The Bishop of Leeds is calling on the government to tackle what he describes as "dirty money" sweeping through the "sewers of London".
Rt Rev Nick Baines was speaking during a House of Lords debate on the Economic Crime and Transparency Bill. The Bill has been rushed through the House of Commons in response to the war in Ukraine and aims to make it difficult for people to hide their wealth in the UK, especially from overseas, including criminals and people wanting to hide illicitly acquired money.
Bishop Nick said while he welcomes the Bill, action should be taken as a "moral obligation" rather than because it is tactical:
"Culture is not cleaned up by one act or one reaction to a particular stimulus, albeit a serious one such as the invasion of Ukraine. Some months ago, the Foreign Secretary threatened that sanctions would be introduced if Vladimir Putin invaded Ukraine. At the time, I thought that we should not be threatening that as a reaction to something else that happens. This stuff is immoral. The money that is sweeping through the sewers of London needs to be cleared up for its own sake, not simply as a bargaining chip in relation to Ukraine. If we are going to get rid of dirty money, we ought to do so because it is a moral obligation, not because it is a tactic.

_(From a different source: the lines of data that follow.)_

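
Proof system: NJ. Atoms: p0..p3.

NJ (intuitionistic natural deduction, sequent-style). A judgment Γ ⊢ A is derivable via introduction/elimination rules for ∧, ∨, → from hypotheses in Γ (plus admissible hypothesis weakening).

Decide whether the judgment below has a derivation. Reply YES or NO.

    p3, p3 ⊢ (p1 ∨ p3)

Proof tree:
[∨I₂] p3, p3 ⊢ (p1 ∨ p3)
  [Wk] p3, p3 ⊢ p3
    [Ax] p3 ⊢ p3

Result: YES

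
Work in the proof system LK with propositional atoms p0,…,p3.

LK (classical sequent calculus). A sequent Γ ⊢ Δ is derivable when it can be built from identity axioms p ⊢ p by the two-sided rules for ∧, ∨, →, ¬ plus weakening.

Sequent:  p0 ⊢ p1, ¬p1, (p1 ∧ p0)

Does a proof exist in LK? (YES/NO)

Derivation (root first):
[∧R] p0 ⊢ p1, ¬p1, (p1 ∧ p0)
  [WR]  ⊢ p1, ¬p1, p1
    [¬R]  ⊢ p1, ¬p1
      [Ax] p1 ⊢ p1
  [Ax] p0 ⊢ p0

Result: YES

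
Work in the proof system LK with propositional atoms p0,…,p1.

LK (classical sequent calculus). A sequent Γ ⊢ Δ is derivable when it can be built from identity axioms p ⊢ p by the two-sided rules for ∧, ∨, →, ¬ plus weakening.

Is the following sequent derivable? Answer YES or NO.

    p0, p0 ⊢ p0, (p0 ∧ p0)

Derivation (root first):
[WL] p0, p0 ⊢ p0, (p0 ∧ p0)
  [∧R] p0 ⊢ p0, (p0 ∧ p0)
    [Ax] p0 ⊢ p0
    [WR] p0 ⊢ p0, p0
      [Ax] p0 ⊢ p0

Result: YES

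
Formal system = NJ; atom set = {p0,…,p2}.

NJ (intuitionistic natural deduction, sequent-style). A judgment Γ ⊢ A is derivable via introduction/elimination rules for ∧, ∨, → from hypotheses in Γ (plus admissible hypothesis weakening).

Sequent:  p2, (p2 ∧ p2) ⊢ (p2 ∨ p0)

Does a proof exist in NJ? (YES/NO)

Proof tree:
[Wk] p2, (p2 ∧ p2) ⊢ (p2 ∨ p0)
  [∨I₁] p2 ⊢ (p2 ∨ p0)
    [Ax] p2 ⊢ p2

Result: YES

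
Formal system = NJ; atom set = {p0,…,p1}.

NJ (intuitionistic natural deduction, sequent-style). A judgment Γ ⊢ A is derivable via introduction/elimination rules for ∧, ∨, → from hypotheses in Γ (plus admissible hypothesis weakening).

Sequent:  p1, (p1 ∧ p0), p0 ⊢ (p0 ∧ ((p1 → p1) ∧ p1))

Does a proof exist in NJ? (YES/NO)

Derivation (root first):
[∧I] p1, (p1 ∧ p0), p0 ⊢ (p0 ∧ ((p1 → p1) ∧ p1))
  [Ax] p0 ⊢ p0
  [∧I] p1, (p1 ∧ p0) ⊢ ((p1 → p1) ∧ p1)
    [→I]  ⊢ (p1 → p1)
      [Ax] p1 ⊢ p1
    [Wk] p1, (p1 ∧ p0) ⊢ p1
      [Ax] p1 ⊢ p1

Result: YES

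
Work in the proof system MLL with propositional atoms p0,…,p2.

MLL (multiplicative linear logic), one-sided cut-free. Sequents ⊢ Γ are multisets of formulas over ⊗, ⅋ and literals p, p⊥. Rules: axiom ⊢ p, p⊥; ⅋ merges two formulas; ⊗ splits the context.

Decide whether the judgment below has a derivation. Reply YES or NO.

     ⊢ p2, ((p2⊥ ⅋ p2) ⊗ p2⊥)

Derivation (root first):
[⊗]  ⊢ p2, ((p2⊥ ⅋ p2) ⊗ p2⊥)
  [⅋]  ⊢ (p2⊥ ⅋ p2)
    [Ax]  ⊢ p2, p2⊥
  [Ax]  ⊢ p2, p2⊥

Result: YES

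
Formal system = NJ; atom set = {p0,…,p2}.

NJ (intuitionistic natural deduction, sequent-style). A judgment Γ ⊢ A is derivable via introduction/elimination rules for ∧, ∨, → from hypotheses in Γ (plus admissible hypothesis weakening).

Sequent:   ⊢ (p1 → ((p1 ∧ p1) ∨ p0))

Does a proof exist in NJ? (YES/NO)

Derivation (root first):
[→I]  ⊢ (p1 → ((p1 ∧ p1) ∨ p0))
  [∨I₁] p1 ⊢ ((p1 ∧ p1) ∨ p0)
    [∧I] p1 ⊢ (p1 ∧ p1)
      [Ax] p1 ⊢ p1
      [Ax] p1 ⊢ p1

Result: YES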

"If money is dirty and people are - we keep hearing the word, corrupt -, is it that the money is indeed dirty and these people are indeed corrupt or is it just that the game has changed, so it is now convenient for us to label them in that way? They were not corrupt six months ago, a year ago or five years ago, that was just the reality of the world in which we lived. If it is just the game that changes, and therefore we react to that, I think we have an ongoing ethical, cultural problem. We are tactical, and that is all. If we are going to change the culture, we have to be led by conviction rooted in values, not simply the pragmatics of the particularity of the case we are dealing with."